Rabu, 11 Maret 2015

BUKAN DIRINYA
            Seminggu tlah berlalu sejak kematian sahabat yang selama ini aku sayangi. Perempuan yang selama ini menemani hari-hariku sejak menginjak sekolah dasar hingga sekolah menengah atas. Berat rasanya untuk hidup tanpa dia. Berat rasanya menjalani hari-hari tanpa dia. Mungkin ini hanya masalah kebiasaan, selama ini aku hanya selalu bersamanya, jalan bersamanya dan mengerjakan tugas bersamanya.
            Perasaan yang selama ini kupendam untuknya akhirnya harus aku pendam hingga aku mati nanti. Perasaan yang selama ini aku tutupi hanya agar persahabatanku dan dia tak goyah karena perasaan ini.
            “Aku mencintai dan menyayanginya.” Gumamku dalam hati.
            Andaikan waktu bisa diputar kembali, aku sama sekali tak akan menyimpan perasaan ini, setidaknya Ria tau apa yang aku rasakan selama ini terhadapnya sebelum terlambat seperti ini.
            “Dan ? Dana ? ayo pulang. Tidak baik menangisi kepergian Ria seperti ini. Dia tidak akan tenang di alam sana.” Kata Ari.
            “Iyah, Ri.”  Jawabku singkat.
****
Keadaan ini membuatku sadar akan satu hal yang selama ini aku khawatirkan. Aku adalah pecundang yang hanya bisa diam dan membiarkan perasaan ini menyakitiku sendiri.
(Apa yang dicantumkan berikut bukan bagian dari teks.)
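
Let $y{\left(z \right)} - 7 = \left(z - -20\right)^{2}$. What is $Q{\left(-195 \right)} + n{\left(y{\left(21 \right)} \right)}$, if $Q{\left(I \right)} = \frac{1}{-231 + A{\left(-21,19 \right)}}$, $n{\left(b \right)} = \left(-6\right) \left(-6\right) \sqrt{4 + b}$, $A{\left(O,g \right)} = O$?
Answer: $- \frac{1}{252} + 216 \sqrt{47} \approx 1480.8$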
Aku tidak ingin menjadi pecundang lagi yang hanya bisa mengubur perasaannya dan berakhir kejam seperti ini.
“Dana ? Ayo sarapan, nak.” Teriak ibuku.
“Iyah, bu.” Jawabku.
****
Hari ini adalah hari pertama tanpa Ria disekolah. Ekspresi teman-teman melihatkupun berbeda-beda. Ada yang menghiburku, ada yang mengatakan patah hati, ada yang mengatakan kehilangan istri dan ada yang mengatakan aku jodoh yang ditinggal mati layaknya lagu dari Wali.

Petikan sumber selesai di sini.